Une guerre qui a pris aussi une dimension médiatique alarmante où les divers médias se lancent dans des diatribes violentes selon leur positionnement idéologique, et financier surtout, vis-à-vis de tel ou tel clan. Les médias proches du patron du DRS n’ont, donc, pas tardé à réagir pour descendre en flammes Amar Saïdani qui a lancé de graves accusations à l’encontre du général Toufik. Et pour défendre leur «poulain», certain média n’ont pas hésité à outrepasser toutes les limites de la déontologie et de l’éthique. Il en est ainsi du Jeune Indépendant, un quotidien national dont l’existence remonte à 1990, qui s’est rendu coupable, mardi matin, d’une grave dérive médiatique en mettant à sa Une un titre choquant, insultant et pour le moins que l’on puisse dire «honteux».

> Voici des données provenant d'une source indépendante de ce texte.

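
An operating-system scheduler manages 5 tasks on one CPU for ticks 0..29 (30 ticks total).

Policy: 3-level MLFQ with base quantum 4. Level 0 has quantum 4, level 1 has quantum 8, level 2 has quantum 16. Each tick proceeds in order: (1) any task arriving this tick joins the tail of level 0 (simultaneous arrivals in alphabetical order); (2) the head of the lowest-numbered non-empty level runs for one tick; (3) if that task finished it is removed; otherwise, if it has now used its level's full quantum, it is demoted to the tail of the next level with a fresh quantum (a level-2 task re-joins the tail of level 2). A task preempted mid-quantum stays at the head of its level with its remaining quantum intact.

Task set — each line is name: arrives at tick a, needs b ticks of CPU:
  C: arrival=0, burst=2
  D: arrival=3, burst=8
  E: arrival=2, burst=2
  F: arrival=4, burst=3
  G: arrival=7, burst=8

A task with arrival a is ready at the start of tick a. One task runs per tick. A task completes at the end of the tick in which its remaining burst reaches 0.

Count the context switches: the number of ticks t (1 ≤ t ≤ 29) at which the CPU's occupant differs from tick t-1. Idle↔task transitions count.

t=0: L0/L1/L2 = C/-/- → run C
t=1: L0/L1/L2 = C/-/- → run C
t=2: L0/L1/L2 = E/-/- → run E
t=3: L0/L1/L2 = ED/-/- → run E
t=4: L0/L1/L2 = DF/-/- → run D
t=5: L0/L1/L2 = DF/-/- → run D
t=6: L0/L1/L2 = DF/-/- → run D
t=7: L0/L1/L2 = DFG/-/- → run D
t=8: L0/L1/L2 = FG/D/- → run F
t=9: L0/L1/L2 = FG/D/- → run F
t=10: L0/L1/L2 = FG/D/- → run F
t=11: L0/L1/L2 = G/D/- → run G
t=12: L0/L1/L2 = G/D/- → run G
t=13: L0/L1/L2 = G/D/- → run G
t=14: L0/L1/L2 = G/D/- → run G
t=15: L0/L1/L2 = -/DG/- → run D
t=16: L0/L1/L2 = -/DG/- → run D
t=17: L0/L1/L2 = -/DG/- → run D
t=18: L0/L1/L2 = -/DG/- → run D
t=19: L0/L1/L2 = -/G/- → run G
t=20: L0/L1/L2 = -/G/- → run G
t=21: L0/L1/L2 = -/G/- → run G
t=22: L0/L1/L2 = -/G/- → run G
t=23: (idle)
t=24: (idle)
t=25: (idle)
t=26: (idle)
t=27: (idle)
t=28: (idle)
t=29: (idle)

context switches = 7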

«Quand un Homo provoque un Homme» ! La voila donc la Une de ce quotidien algérien qui confond l’insulte, l’invective avec la critique journalistique. Amar Saïdani est donc qualifié publiquement de «homosexuel» comme si son orientation sexuelle expliquait réellement ses prises de position ou la virulence de ses déclarations. Faut-il déduire que toute personne qui s’attaque au général Toufik est par conséquent «homosexuel», à savoir un homme qui manque de virilité, d’honneur et de dignité ? C’est le message que veut nous délivrer ce quotidien national qui bénéficie de la manne publicitaire publique, et donc de l’argent du contribuable algérien ? Pourquoi mêler la sexualité, les mœurs au débat politique même si celui-ci s’apparaît violent et électrique ? Toutes ces questions, le ministère de la communication, si prompt à donner des leçons de morales à la presse notamment les sites d’information qui ne sont toujours pas reconnus légalement en Algérie, devrait se les poser sérieusement pour expliquer au citoyen algérien comment une telle dérive médiatique peut se produire sans que cela ne soulève pas l’indignation des autorités publiques.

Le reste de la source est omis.